There may be cases where no common matter at all can be identified. Then If no common or special technical feature is present in the claims, then the application lacks unity because neither a technical relationship within the meaning of Rule 44(1) is present between the independent claims, nor does the application entail a single general inventive concept within the meaning of Art. 82.

(ii)
Comparison of the common matter with the prior art at hand

If common matter, namely subject-matter involving the same or corresponding technical features, is identified in the claims, it must be compared with the prior art at hand. If the common matter defines a non-obvious contribution over that prior art, it will involve "special technical features", and the inventions concerned will be so linked as to form a single general inventive concept. Otherwise, if the common matter is known or obvious from the prior art at hand, then the application lacks unity. This assessment is to be done on the basis of an assessment of novelty and inventive step vis-à-vis the prior art at hand. The obviousness is to be assessed, whenever appropriate, using the problem-solution approach.

The common matter may involve features defining technical alternatives. If the common technical effect to be achieved by these technical alternatives is already known, or may be recognised as generally desirable (a mere desideratum), or is obvious, these alternative features cannot be considered as defining a technical relationship within the meaning of Rule 44(1) because there is no inventive merit in formulating the problem.
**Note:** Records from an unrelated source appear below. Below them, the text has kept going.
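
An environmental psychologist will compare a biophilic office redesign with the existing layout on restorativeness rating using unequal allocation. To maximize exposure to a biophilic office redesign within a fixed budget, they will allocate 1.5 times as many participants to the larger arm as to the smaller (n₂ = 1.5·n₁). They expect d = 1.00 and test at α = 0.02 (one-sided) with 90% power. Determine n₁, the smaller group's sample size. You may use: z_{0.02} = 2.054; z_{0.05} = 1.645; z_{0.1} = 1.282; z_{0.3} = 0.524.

n₁ = 19

With allocation ratio k = n₂/n₁ = 1.5, Var(x̄₁−x̄₂) = σ²(1/n₁ + 1/(k·n₁)) = σ²·(k+1)/(k·n₁).
So n₁ = (1 + 1/k)·((z_{α} + z_β)/d)² = 1.667 × (3.336/1.00)².
n₁ = 1.667 × 11.13 = 18.5.
Round up: n₁ = 19, giving n₂ = ⌈1.5 × 19⌉ = ⌈28.5⌉ = 29.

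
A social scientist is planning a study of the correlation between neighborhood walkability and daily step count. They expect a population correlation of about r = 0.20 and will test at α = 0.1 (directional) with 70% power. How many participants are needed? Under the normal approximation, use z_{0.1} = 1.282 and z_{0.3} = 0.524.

Fisher's z: C = ½·ln((1+r)/(1−r)) = ½·ln(1.5000) = 0.2027.
n = ((z_{α} + z_β)/C)² + 3.
(1.282 + 0.524) / 0.2027 = 1.806 / 0.2027 = 8.910.
n = 8.910² + 3 = 79.38 + 3 = 82.4.
Round up.

n = 83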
The "prior art at hand", i.e. the prior art relied upon in the non-unity assessment, may vary depending on the stage of proceedings. For example, where the assessment is carried out before the search ("a priori assessment"), the only "prior art at hand" may be the background art provided by the applicant in the description and any common general knowledge. During the search, other prior art may be revealed and may form the basis for the "a posteriori assessment". Therefore, the "prior art at hand" may change during the course of the proceedings. For this reason the assessment of unity is iterative.

(iii)
Analysis of the remaining technical features

If the comparison of the common matter under (ii) leads to the finding of a lack of unity, as a next step, the groups of potential different inventions present in the claims need to be identified (see F-V, 3.2).
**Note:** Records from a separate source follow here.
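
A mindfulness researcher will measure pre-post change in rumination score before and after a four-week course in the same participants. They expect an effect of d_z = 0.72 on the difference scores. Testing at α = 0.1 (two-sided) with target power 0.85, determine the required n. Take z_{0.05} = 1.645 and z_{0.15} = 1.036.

For a paired (one-sample on differences) test: n = ((z_{α/2} + z_β) / d)².
z_{α/2} + z_β = 1.645 + 1.036 = 2.681.
n = (2.681 / 0.72)² = 3.724² = 13.87.
Round up.

n = 14 pairs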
In order to determine these groups of potential inventions, the remaining technical features not forming part of the identified common matter need to be analysed. In most cases, each group will comprise several claims. This grouping is performed on the basis of the technical problems associated with the remaining technical features of each of the claims. Those claims comprising remaining technical features associated with the same technical problem are combined into a single group. The technical problems associated with the claims must be formulated with care. It may not be sufficient to analyse the remaining technical features of each claim in isolation, but rather to analyse their effect when read in the context of the individual claim as a whole and in the light of the description. When formulating the technical problems of the various potential inventions in a unity assessment, a very narrow approach should be avoided since the aim of the exercise is to see whether any commonality may be established between the inventions. It is therefore often necessary to redefine the very specific problems associated with each of the claims to arrive at a more general problem, while bearing in mind the context in which the relevant features are disclosed.

For the grouping, it is irrelevant whether or not the subject-matter of the claims or of the remaining technical features of the claims are novel over the prior art at hand. However, it is relevant for assessing whether or not the applicant is to be invited to pay an additional search fee for a group (see F-V, 4).

If the problem(s) associated with the different groups is (are) either known from the prior art at hand or is (are) different from each other, then the finding of step (ii) that there exists a lack of unity is confirmed.